見習いの中で最も長身の男、オリヴァーである。
オリヴァーは戦場で名乗りをあげるかのような勇ましさで吠えた。
「やぁやぁやぁ、我こそは、『寝る時は抱き枕党』だ! 兄者に安眠を供するために続けたこの研究。抱き枕の素材、大きさ、硬さ、仕込むポプリにもぬかりはない!」
「あ、そういや、オリヴァーのベッドにあったなぁ。やけに長いクマのぬいぐるみみたいなやつ」
ローズがのほほんと呟いた。
ヒュッターは想像してみる。デカい──というか、縦に長い男がクマさんの抱き枕。棒が二本並んでるみたいだ、とヒュッターは失礼な感想を抱く。
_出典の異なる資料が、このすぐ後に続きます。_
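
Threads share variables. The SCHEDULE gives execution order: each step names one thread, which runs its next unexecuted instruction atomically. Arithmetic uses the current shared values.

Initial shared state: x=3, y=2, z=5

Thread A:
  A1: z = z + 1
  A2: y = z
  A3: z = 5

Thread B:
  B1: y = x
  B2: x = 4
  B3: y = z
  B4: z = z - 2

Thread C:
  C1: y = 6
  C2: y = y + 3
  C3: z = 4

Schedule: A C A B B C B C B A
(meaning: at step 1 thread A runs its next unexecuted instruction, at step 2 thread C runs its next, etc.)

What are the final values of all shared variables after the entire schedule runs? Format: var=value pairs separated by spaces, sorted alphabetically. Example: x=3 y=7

Answer: x=4 y=6 z=5

Derivation:
Step 1: thread A executes A1 (z = z + 1). Shared: x=3 y=2 z=6. PCs: A@1 B@0 C@0
Step 2: thread C executes C1 (y = 6). Shared: x=3 y=6 z=6. PCs: A@1 B@0 C@1
Step 3: thread A executes A2 (y = z). Shared: x=3 y=6 z=6. PCs: A@2 B@0 C@1
Step 4: thread B executes B1 (y = x). Shared: x=3 y=3 z=6. PCs: A@2 B@1 C@1
Step 5: thread B executes B2 (x = 4). Shared: x=4 y=3 z=6. PCs: A@2 B@2 C@1
Step 6: thread C executes C2 (y = y + 3). Shared: x=4 y=6 z=6. PCs: A@2 B@2 C@2
Step 7: thread B executes B3 (y = z). Shared: x=4 y=6 z=6. PCs: A@2 B@3 C@2
Step 8: thread C executes C3 (z = 4). Shared: x=4 y=6 z=4. PCs: A@2 B@3 C@3
Step 9: thread B executes B4 (z = z - 2). Shared: x=4 y=6 z=2. PCs: A@2 B@4 C@3
Step 10: thread A executes A3 (z = 5). Shared: x=4 y=6 z=5. PCs: A@3 B@4 C@3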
その時、ルキエが設計図を書く手を止めて、ゾフィーを見た。
「あんたも寝てる時、ぬいぐるみ抱いてるじゃない。お仲間ね」
「やだぁ……! オリヴァーさんと一緒にされるの、なんかやだぁ!」
「ゾフィーよ、我らは仲間だ」
「違うもん、アタシはうさぎさんだもん!」
靴下党、裸党、抱き枕党がそれぞれ名乗りあげたり、内輪揉めしたりで、三すくみとなった。
レンが途方に暮れたような顔で呟く。
「オレは……普通だよな? なぁ、ゲラルト。オレ達は普通だよな?」
「普通の定義は分かりませんが……すみません。僕はどこでも寝られるので」
「あ、オレもオレも〜」
ローズがニコニコと挙手をする。
かくしてここに、ゲラルト、ローズの『どこでも寝られる党』が発足。
取り残されたレンはユリウスを見た。
ユリウスはいつもの薄ら笑いを浮かべている。
「ククッ、俺には関係のない話だな」
「ユリウスは時々、アグニオールにベッド占領されて、ベッドから落っこちてるよねぇ……」
フィンの告発に、ユリウスはそっぽを向いて「クックックッ」と笑い続ける。
レンは腕組みをして、うんうん唸りだした。真剣だ。
「美少年らしい寝方のこだわりってなんだ……あ、そうだ! ナイトキャップとか美少年っぽいよな。オレ、今日からナイトキャップ派になる」
ヒュッターはボソリと呟いた。
「じゃあ、ヘーゲリヒ室長とお仲間だな」
金髪おかっぱ眼鏡こと、指導室室長ヘーゲリヒは寝る時はナイトキャップ派である。
レンが目を剥き、ヒュッターを見た。
「……ヒュッター先生、なんでそんなこと知ってんの?」
詐欺師だからだよ、とは声に出さず、ヒュッターは軽く肩を竦める。
レンは恐る恐るという口調で訊ねた。
「あのさ、ちなみに、ヒュッター先生は……?」
「特にこだわりはないが、まぁ、あえて言うなら横向き寝だな」
「あ、じゃあオレと一緒じゃん! 良かったな、ヒュッター先生。美少年とお揃いで……」
ヒュッターはこれ見よがしに腰をトントンと叩いてみせる。